Итак, я вернулся в Мокамех-Гхат на этот раз ночью, для того чтобы заняться работой, о которой не имел никакого представления, так же как и о том, где можно достать хотя бы одного рабочего. Хуже всего было то, что весь мой капитал составлял лишь сто пятьдесят рупий, которые я скопил за два с половиной года работы.
На этот раз Сторрар не ожидал меня. Однако он накормил меня обедом, и, когда я рассказал, почему вернулся, мы вынесли наши кресла на веранду, обдуваемую прохладным ветром с реки, и проговорили до поздней ночи. Сторрар был вдвое старше меня и работал в Мокамех-Гхате уже несколько лет. В его ведении находилась целая флотилия пароходов и барж, переправлявших пассажиров и железнодорожные вагоны из Самариа-Гхата в Мокамех-Гхат.
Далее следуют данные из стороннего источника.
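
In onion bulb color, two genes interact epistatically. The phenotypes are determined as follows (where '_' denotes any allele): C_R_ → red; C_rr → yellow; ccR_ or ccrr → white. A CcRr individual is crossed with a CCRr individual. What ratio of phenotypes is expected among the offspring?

Cross: CcRr × CCRr — consider each gene separately:
C gene: Cc × CC → 2 CC, 2 Cc → 4 C_ (out of 4)
R gene: Rr × Rr → 1 RR, 2 Rr, 1 rr → 3 R_ : 1 rr (out of 4)
Genotype classes (out of 4 × 4 = 16): C_R_ = 4×3 = 12; C_rr = 4×1 = 4
Apply the phenotype rules: C_R_ (12) → red; C_rr (4) → yellow
Phenotype counts (out of 16): 12 red, 4 yellow
Ratio: 3 red : 1 yellow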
От него я узнал, что восемьдесят процентов перевозок на дальние расстояния по Бенгальской Северо-Западной железной дороге проходит через Мокамех-Гхат. Каждый год с марта по сентябрь в этом пункте скопляется большое количество грузов, в результате чего железная дорога терпит значительные убытки. Перевалкой грузов на ширококолейную железную дорогу в Мокамех-Гхате занималась «Трудовая компания», которая имела контракт на перевоз грузов на всем протяжении этой дороги. По мнению Сторрара, ежегодное скопление грузов объяснялось безразличием компании к интересам узкоколейной железной дороги, а также сезонной нехваткой рабочей силы в связи с уборкой урожая в долине Ганга. Затем мне был задан весьма уместный вопрос, каким образом я, человек совершенно не знакомый с местными условиями и не располагающий средствами (доставшиеся мне большим трудом сбережения не принимались в расчет), собираюсь сделать то, чего не могла достичь «Трудовая компания», обладавшая всеми возможностями. Сторрар добавил, что склады в Мокамех-Гхате доверху забиты грузами, четыреста вагонов ожидают разгрузки на станции, а на противоположном берегу реки тысяча вагонов стоит в ожидании паромной переправы. «Мой совет вам, — заключил он, — завтра утром садитесь на пароход, отходящий в Самариа-Гхат, и возвращайтесь прямо в Горакхпур. Скажите администрации дороги, что вы не хотите брать подряд на погрузку».
На следующее утро я поднялся рано, но не сел на пароход, идущий в Самариа-Гхат. Вместо этого я отправился осматривать склады и товарную станцию. Сторрар не сгустил красок. В действительности положение было еще хуже. Разгрузки ожидали четыреста вагонов на одной дороге и столько же на другой. Для ликвидации затора в Мокамех-Гхате предстояло разгрузить пятнадцать тысяч тонн грузов, и я должен был это сделать. Мне еще не исполнилось двадцати одного года, и к тому же стояла летняя пора, когда мы все становимся немного безрассудными.
Начальником станции в Мокамех-Гхате был Рам Саран, который занимал этот пост уже два года. К тому времени, когда я встретился с ним, я уже принял решение взяться за работу, к каким бы последствиям это ни привело. Рам Саран, человек с огромной блестящей черной бородой, был старше меня на двадцать лет и являлся отцом пятерых детей. Его предупредили телеграммой о моем приезде, но он не знал, что я должен взять подряд на погрузку. Когда я сообщил ему об этом, его лицо расплылось в улыбке и он сказал: «Хорошо, сэр. Очень хорошо. Мы справимся». Услышав это «мы», я проникся теплыми чувствами к Рам Сарану, и эти чувства оставались неизменными вплоть до его смерти тридцать пять лет спустя.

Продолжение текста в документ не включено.